6 Experimental Results

In order to evaluate the performances of the telephone ASR system, we train our system by the uncoded voice and we perform three recognition experiments (Exper1, Exper2, and Exper3). These experiments focused on testing the system using different subsets of the Amazigh alphabets corpus. In the first experiment, the system was tested by using the uncoded voice; the second experiment was working on the Amazigh alphabets voice decoded by the G711 audio codec; and in the third, the speech was decoded by using the GSM codec. More technical details about our system are shown in Table 1. The recognition rate for each alphabet was observed and recorded for each experiment. Our systems were trained using different HMMs and GMMs. The numbers of HMMs were 3 and 5, and Gaussian mixtures per model were 8, 16, 32, and 64. Table 2 presents the overall system recognition rate for different parameters for speaker-independent and speaker-dependent systems.

Table 1 The training and testing data
Table 2 System overall recognition rate

In general, the best rates are obtained when the system is tested by speaker-dependent speech using uncoded speech.

In the case of Exper1, the speaker-dependent system reaches the highest rate of 97.00% with 3 HMMs and 8 GMMs in comparison to the speaker-independent system rate which is lower by 8.01% in the same parametrization.

Concerning the second experience, the recognition rates have witnessed a decrease where the best rate for speaker-dependent amounting is 96.55% while the speaker-independent dropped at 3.23%. The lower recognition rates are obtained in the second experiment compared to the first experiment.
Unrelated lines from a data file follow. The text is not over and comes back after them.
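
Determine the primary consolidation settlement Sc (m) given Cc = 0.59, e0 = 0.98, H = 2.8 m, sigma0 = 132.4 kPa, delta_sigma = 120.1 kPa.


Using Sc = Cc * H / (1 + e0) * log10((sigma0 + delta_sigma) / sigma0)
Stress ratio = (132.4 + 120.1) / 132.4 = 1.9071
log10(1.9071) = 0.280373
Cc * H / (1 + e0) = 0.59 * 2.8 / (1 + 0.98) = 0.834343
Sc = 0.834343 * 0.280373
Sc = 0.2339 m


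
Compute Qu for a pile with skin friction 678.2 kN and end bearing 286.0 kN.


Using Qu = Qf + Qb
Qu = 678.2 + 286.0
Qu = 964.2 kN


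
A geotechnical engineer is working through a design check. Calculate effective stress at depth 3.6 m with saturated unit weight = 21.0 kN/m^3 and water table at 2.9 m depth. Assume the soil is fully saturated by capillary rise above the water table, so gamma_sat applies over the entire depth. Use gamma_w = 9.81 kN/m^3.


Total stress = gamma_sat * depth
sigma = 21.0 * 3.6 = 75.6 kPa
Pore water pressure u = gamma_w * (depth - d_wt)
u = 9.81 * (3.6 - 2.9) = 6.867 kPa
Effective stress = sigma - u
sigma' = 75.6 - 6.867 = 68.73 kPa


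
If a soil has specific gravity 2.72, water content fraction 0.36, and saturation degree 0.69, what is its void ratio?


Result: 1.4191

Derivation:
Using the relation e = Gs * w / S
e = 2.72 * 0.36 / 0.69
e = 1.4191


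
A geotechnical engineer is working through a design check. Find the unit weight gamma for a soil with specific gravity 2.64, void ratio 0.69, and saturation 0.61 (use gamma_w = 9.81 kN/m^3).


Result: 17.768 kN/m^3

Derivation:
Using gamma = gamma_w * (Gs + S*e) / (1 + e)
Numerator: Gs + S*e = 2.64 + 0.61*0.69 = 3.0609
Denominator: 1 + e = 1 + 0.69 = 1.69
gamma = 9.81 * 3.0609 / 1.69
gamma = 17.768 kN/m^3


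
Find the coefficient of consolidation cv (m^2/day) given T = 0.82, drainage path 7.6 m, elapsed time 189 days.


Result: 0.2506 m^2/day

Derivation:
Using cv = T * H_dr^2 / t
H_dr^2 = 7.6^2 = 57.76
cv = 0.82 * 57.76 / 189
cv = 0.2506 m^2/day


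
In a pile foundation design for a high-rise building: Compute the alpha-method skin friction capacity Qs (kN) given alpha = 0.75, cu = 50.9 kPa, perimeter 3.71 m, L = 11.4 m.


Using Qs = alpha * cu * perimeter * L
Qs = 0.75 * 50.9 * 3.71 * 11.4
Qs = 1614.57 kN


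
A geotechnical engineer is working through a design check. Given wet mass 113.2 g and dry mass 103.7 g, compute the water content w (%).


Using w = (m_wet - m_dry) / m_dry * 100
m_wet - m_dry = 113.2 - 103.7 = 9.5 g
w = 9.5 / 103.7 * 100
w = 9.16 %


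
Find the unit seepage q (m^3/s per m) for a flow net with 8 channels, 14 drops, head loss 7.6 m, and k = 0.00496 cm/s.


Result: 0.0002154 m^3/s per m

Derivation:
Convert k to m/s for unit consistency with H:
k = 0.00496 cm/s = 0.00496 / 100 m/s = 4.96e-05 m/s
Using q = k * H * Nf / Nd
Nf / Nd = 8 / 14 = 0.5714
q = 4.96e-05 * 7.6 * 0.5714
q = 0.0002154 m^3/s per m


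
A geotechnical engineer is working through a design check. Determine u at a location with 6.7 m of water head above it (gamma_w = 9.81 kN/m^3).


Using u = gamma_w * h_w
u = 9.81 * 6.7
u = 65.73 kPa


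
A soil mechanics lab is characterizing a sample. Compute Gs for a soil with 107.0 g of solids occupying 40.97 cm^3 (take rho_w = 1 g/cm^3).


Using Gs = m_s / (V_s * rho_w)
Since rho_w = 1 g/cm^3:
Gs = 107.0 / 40.97
Gs = 2.612


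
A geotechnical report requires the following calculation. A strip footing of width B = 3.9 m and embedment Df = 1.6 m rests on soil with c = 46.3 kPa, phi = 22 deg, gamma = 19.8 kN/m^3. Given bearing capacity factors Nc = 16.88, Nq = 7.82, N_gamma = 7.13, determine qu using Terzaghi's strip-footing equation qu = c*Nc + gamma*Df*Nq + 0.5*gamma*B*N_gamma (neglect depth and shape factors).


Result: 1304.57 kPa

Derivation:
Compute qu = c*Nc + gamma*Df*Nq + 0.5*gamma*B*N_gamma
Term 1: 46.3 * 16.88 = 781.544
Term 2: 19.8 * 1.6 * 7.82 = 247.7376
Term 3: 0.5 * 19.8 * 3.9 * 7.13 = 275.2893
qu = 781.544 + 247.7376 + 275.2893
qu = 1304.57 kPa


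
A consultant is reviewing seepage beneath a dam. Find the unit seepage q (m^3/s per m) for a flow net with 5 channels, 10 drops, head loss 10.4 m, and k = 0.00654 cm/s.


Result: 0.0003401 m^3/s per m

Derivation:
Convert k to m/s for unit consistency with H:
k = 0.00654 cm/s = 0.00654 / 100 m/s = 6.54e-05 m/s
Using q = k * H * Nf / Nd
Nf / Nd = 5 / 10 = 0.5
q = 6.54e-05 * 10.4 * 0.5
q = 0.0003401 m^3/s per m


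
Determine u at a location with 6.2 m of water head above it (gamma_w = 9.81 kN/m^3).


Using u = gamma_w * h_w
u = 9.81 * 6.2
u = 60.82 kPa


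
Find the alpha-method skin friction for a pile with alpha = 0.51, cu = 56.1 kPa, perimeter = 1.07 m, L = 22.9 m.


Result: 701.06 kN

Derivation:
Using Qs = alpha * cu * perimeter * L
Qs = 0.51 * 56.1 * 1.07 * 22.9
Qs = 701.06 kN


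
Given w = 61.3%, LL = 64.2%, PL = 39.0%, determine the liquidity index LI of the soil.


First compute the plasticity index:
PI = LL - PL = 64.2 - 39.0 = 25.2
Then compute the liquidity index:
LI = (w - PL) / PI
LI = (61.3 - 39.0) / 25.2
LI = 0.885


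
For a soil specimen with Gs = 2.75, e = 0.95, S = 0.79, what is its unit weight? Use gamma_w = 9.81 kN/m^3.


Using gamma = gamma_w * (Gs + S*e) / (1 + e)
Numerator: Gs + S*e = 2.75 + 0.79*0.95 = 3.5005
Denominator: 1 + e = 1 + 0.95 = 1.95
gamma = 9.81 * 3.5005 / 1.95
gamma = 17.61 kN/m^3


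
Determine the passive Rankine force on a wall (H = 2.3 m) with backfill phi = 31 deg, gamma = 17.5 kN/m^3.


Result: 144.6 kN/m

Derivation:
Compute passive earth pressure coefficient:
Kp = tan^2(45 + phi/2) = tan^2(60.5) = 3.124035
Compute passive force:
Pp = 0.5 * Kp * gamma * H^2
Pp = 0.5 * 3.124035 * 17.5 * 2.3^2
Pp = 144.6 kN/m


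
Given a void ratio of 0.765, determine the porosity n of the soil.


Using the relation n = e / (1 + e)
n = 0.765 / (1 + 0.765)
n = 0.765 / 1.765
n = 0.4334


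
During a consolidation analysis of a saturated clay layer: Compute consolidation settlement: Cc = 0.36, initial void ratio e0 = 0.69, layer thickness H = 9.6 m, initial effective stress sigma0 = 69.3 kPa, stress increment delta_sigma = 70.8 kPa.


Result: 0.6252 m

Derivation:
Using Sc = Cc * H / (1 + e0) * log10((sigma0 + delta_sigma) / sigma0)
Stress ratio = (69.3 + 70.8) / 69.3 = 2.02165
log10(2.02165) = 0.305705
Cc * H / (1 + e0) = 0.36 * 9.6 / (1 + 0.69) = 2.04497
Sc = 2.04497 * 0.305705
Sc = 0.6252 m


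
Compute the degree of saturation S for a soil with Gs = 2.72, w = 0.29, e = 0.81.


Using S = Gs * w / e
S = 2.72 * 0.29 / 0.81
S = 0.9738


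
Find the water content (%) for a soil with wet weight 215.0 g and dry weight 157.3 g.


Result: 36.68 %

Derivation:
Using w = (m_wet - m_dry) / m_dry * 100
m_wet - m_dry = 215.0 - 157.3 = 57.7 g
w = 57.7 / 157.3 * 100
w = 36.68 %


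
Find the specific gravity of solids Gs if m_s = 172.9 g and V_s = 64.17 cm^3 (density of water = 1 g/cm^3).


Using Gs = m_s / (V_s * rho_w)
Since rho_w = 1 g/cm^3:
Gs = 172.9 / 64.17
Gs = 2.694


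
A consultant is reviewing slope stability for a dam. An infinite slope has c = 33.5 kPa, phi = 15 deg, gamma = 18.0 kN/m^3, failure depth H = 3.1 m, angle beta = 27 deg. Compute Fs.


Using Fs = c / (gamma*H*sin(beta)*cos(beta)) + tan(phi)/tan(beta)
Cohesion contribution = 33.5 / (18.0*3.1*sin(27)*cos(27))
Cohesion contribution = 1.48417
Friction contribution = tan(15)/tan(27) = 0.52588
Fs = 1.48417 + 0.52588
Fs = 2.01


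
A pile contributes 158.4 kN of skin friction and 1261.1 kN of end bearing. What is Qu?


Using Qu = Qf + Qb
Qu = 158.4 + 1261.1
Qu = 1419.5 kN


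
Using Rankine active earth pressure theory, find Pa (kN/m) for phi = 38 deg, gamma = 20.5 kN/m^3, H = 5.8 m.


Compute active earth pressure coefficient:
Ka = tan^2(45 - phi/2) = tan^2(26.0) = 0.237883
Compute active force:
Pa = 0.5 * Ka * gamma * H^2
Pa = 0.5 * 0.237883 * 20.5 * 5.8^2
Pa = 82.02 kN/m


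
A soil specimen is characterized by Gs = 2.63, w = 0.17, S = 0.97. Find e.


Using the relation e = Gs * w / S
e = 2.63 * 0.17 / 0.97
e = 0.4609


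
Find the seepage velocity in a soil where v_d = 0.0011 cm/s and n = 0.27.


Result: 0.00407 cm/s

Derivation:
Using v_s = v_d / n
v_s = 0.0011 / 0.27
v_s = 0.00407 cm/s


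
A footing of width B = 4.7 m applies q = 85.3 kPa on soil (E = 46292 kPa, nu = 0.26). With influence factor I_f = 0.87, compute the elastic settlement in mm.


Using Se = q * B * (1 - nu^2) * I_f / E
1 - nu^2 = 1 - 0.26^2 = 0.9324
Se = 85.3 * 4.7 * 0.9324 * 0.87 / 46292
Se = 0.007025 m
Convert to mm: Se = 0.007025 * 1000 = 7.025 mm


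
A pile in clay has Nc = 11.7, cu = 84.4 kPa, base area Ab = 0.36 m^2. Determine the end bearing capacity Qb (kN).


Result: 355.49 kN

Derivation:
Using Qb = Nc * cu * Ab
Qb = 11.7 * 84.4 * 0.36
Qb = 355.49 kN


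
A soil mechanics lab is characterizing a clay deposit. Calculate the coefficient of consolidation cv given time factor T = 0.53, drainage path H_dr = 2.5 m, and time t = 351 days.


Using cv = T * H_dr^2 / t
H_dr^2 = 2.5^2 = 6.25
cv = 0.53 * 6.25 / 351
cv = 0.00944 m^2/day


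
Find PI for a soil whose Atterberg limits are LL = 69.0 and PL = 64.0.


Result: 5.0

Derivation:
Using PI = LL - PL
PI = 69.0 - 64.0
PI = 5.0


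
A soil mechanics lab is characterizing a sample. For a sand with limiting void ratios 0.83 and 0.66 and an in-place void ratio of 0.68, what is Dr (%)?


Using Dr = (e_max - e) / (e_max - e_min) * 100
e_max - e = 0.83 - 0.68 = 0.15
e_max - e_min = 0.83 - 0.66 = 0.17
Dr = 0.15 / 0.17 * 100
Dr = 88.24 %


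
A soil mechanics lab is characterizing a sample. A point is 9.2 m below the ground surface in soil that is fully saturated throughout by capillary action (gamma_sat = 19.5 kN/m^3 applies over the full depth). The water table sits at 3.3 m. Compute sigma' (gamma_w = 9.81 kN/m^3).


Total stress = gamma_sat * depth
sigma = 19.5 * 9.2 = 179.4 kPa
Pore water pressure u = gamma_w * (depth - d_wt)
u = 9.81 * (9.2 - 3.3) = 57.879 kPa
Effective stress = sigma - u
sigma' = 179.4 - 57.879 = 121.52 kPa


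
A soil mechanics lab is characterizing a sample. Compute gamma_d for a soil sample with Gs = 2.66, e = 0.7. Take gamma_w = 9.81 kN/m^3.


Result: 15.35 kN/m^3

Derivation:
Using gamma_d = Gs * gamma_w / (1 + e)
gamma_d = 2.66 * 9.81 / (1 + 0.7)
gamma_d = 2.66 * 9.81 / 1.7
gamma_d = 15.35 kN/m^3


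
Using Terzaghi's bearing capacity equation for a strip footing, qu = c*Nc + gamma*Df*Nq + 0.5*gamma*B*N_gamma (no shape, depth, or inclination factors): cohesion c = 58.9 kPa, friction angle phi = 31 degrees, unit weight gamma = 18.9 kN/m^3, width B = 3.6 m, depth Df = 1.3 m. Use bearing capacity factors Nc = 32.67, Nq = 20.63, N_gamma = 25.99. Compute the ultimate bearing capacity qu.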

That may be due to speech coding which degrades the voice quality.

For the Exper3, the speaker-independent system recognition rates were 79.39, 82.19, 76.97, and 76.20% for 8, 16, 32, and 64 GMMs, respectively. For 5 HMMs, the system performances were 78.28, 81.08, 75.86, and 75.08% for 8, 16, 32, and 64 GMMs, respectively. For speaker-dependent system recognition rates, the best rate is 96.22 with a difference of 0.78% with the first experiment.

Also, it is noted that in the first experiment, the best and higher accuracy was found with 3 HMMs and 8 GMMs. In the two last experiments, the system performance was better for 3 HMMs and 16 GMMs but lower for 5 HMMs and 64 GMMs.

By comparing the obtained results, we found that the voice coding has an effect on the recognition rates where a vast difference is observed between the rates achieved by using uncoded speech and decoded speech. Probably the degradation of recognition performance is due to the impact of data compression, transmission errors, or bandwidth. Based on the voice codec results, we can say that the G.711 audio codec performs better than GSM codec.

7 Conclusions

In this chapter, the Amazigh ASR system via the interactive voice response service was investigated using the sounds database corresponding to the Moroccan Amazigh language. The designed system was implemented based on the IVR system and ASR system. The results in this chapter compare the recognition performance of two audio codecs G711 and GSM based on speaker-independent and speaker-dependent approaches. The main aim of this chapter is studying the impact of data coding on the Amazigh alphabets speech recognition performance. Our findings show that the best performances for both speaker-independent and speaker-dependent are 85.76% and 96.55%, which were found by using the G711 codec with 3 HMMs and 16GMMs.